Companies who fall victim to poachers are often quick to accuse their rivals of acting in an underhanded way or being deceitful and even unethical.

Poaching, after all, does sound a bit like an unlawful and certainly immoral animal hunt.

Yet unlike animals, those in the workforce can make choices and cannot be owned or unfairly captured. 

Most employees form part of an independent breed that is free to graze on what other employers have to offer.

Poaching may be frustrating for those who lose good staff though rarely does it cross an ethical boundary.

Employees are always within their rights to progress their careers if they do not believe their existing workplace is right for them anymore.

Those targeted by poaching often feel somewhat flattered and excited that there is potentially a new professional opportunity ahead. 
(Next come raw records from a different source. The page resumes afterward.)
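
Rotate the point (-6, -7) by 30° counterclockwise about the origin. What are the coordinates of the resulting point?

Rotation matrix for 30°: [[cos 30°, -sin 30°], [sin 30°, cos 30°]] ≈ [[0.866025, -0.500000], [0.500000, 0.866025]]
[[0.866025, -0.500000], [0.500000, 0.866025]] × [-6, -7]ᵀ ≈ [-1.6962, -9.0622]ᵀ
Result: (-1.6962, -9.0622)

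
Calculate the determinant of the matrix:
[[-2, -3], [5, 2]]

For a 2×2 matrix [[a, b], [c, d]], det = ad - bc
det = (-2)(2) - (-3)(5) = -4 - -15 = 11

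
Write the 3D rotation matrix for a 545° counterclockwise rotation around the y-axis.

Rotation matrix for counterclockwise 545° around y-axis:
cos(545°) = -0.9962, sin(545°) = -0.0872
Result: [[-0.9962, 0, -0.0872], [0, 1, 0], [0.0872, 0, -0.9962]]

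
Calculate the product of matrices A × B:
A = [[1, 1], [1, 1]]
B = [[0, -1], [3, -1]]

Matrix multiplication:
C[0][0] = 1×0 + 1×3 = 3
C[0][1] = 1×-1 + 1×-1 = -2
C[1][0] = 1×0 + 1×3 = 3
C[1][1] = 1×-1 + 1×-1 = -2
Result: [[3, -2], [3, -2]]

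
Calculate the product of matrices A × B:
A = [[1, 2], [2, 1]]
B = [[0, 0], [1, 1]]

Matrix multiplication:
C[0][0] = 1×0 + 2×1 = 2
C[0][1] = 1×0 + 2×1 = 2
C[1][0] = 2×0 + 1×1 = 1
C[1][1] = 2×0 + 1×1 = 1
Result: [[2, 2], [1, 1]]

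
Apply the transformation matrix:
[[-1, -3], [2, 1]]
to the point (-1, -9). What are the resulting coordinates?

Matrix multiplication:
[[-1, -3], [2, 1]] × [-1, -9]ᵀ
= [(-1)(-1) + (-3)(-9), (2)(-1) + (1)(-9)]ᵀ
= [28, -11]ᵀ
Result: (28, -11)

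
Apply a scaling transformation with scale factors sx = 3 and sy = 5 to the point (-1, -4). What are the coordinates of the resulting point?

Scaling matrix:
[[3, 0], [0, 5]]
Result: (-1 × 3, -4 × 5) = (-3, -20)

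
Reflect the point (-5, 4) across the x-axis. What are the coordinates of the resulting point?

Reflection across x-axis: (-5, 4) → (-5, -4)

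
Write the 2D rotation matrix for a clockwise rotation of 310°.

Rotation matrix formula: [[cos θ, -sin θ], [sin θ, cos θ]]
A clockwise rotation by 310° is equivalent to a counterclockwise rotation by -310°.
For θ = -310°:
cos(-310°) = 0.6428
sin(-310°) = 0.7660
Result: [[0.6428, -0.7660], [0.7660, 0.6428]]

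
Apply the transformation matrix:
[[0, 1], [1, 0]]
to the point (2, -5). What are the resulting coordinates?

Matrix multiplication:
[[0, 1], [1, 0]] × [2, -5]ᵀ
= [(0)(2) + (1)(-5), (1)(2) + (0)(-5)]ᵀ
= [-5, 2]ᵀ
Result: (-5, 2)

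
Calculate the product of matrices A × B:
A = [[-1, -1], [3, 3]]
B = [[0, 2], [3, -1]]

Matrix multiplication:
C[0][0] = -1×0 + -1×3 = -3
C[0][1] = -1×2 + -1×-1 = -1
C[1][0] = 3×0 + 3×3 = 9
C[1][1] = 3×2 + 3×-1 = 3
Result: [[-3, -1], [9, 3]]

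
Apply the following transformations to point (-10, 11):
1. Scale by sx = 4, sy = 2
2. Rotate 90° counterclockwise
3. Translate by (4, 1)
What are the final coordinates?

Step 1: Scale → (-40, 22)
Step 2: Rotate 90° → (-22, -40)
Step 3: Translate → (-18, -39)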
It is also the case that an attempt to solicit their services helps them evaluate their true market value.

It goes without saying that they should also take a step back to consider whether the move is the right long-term career decision or simply one that provides a short-term salary bump or a change of office scenery.

For bosses who want to retain their staff there is a simple recipe for success. 

They must establish respectful work environments in which employees are fairly remunerated, feel valued, are engaged in purposeful work and have flexible work options.

Poaching is a reasonable part of the dynamics of any workplace. 

No one wants to lose their best staff or, in this climate of high employee demand, any staff at all.

While the open season for poaching ramps up, the pressure will be on bosses to inspire better workplaces and, in doing so, prevent great employees from jumping ship.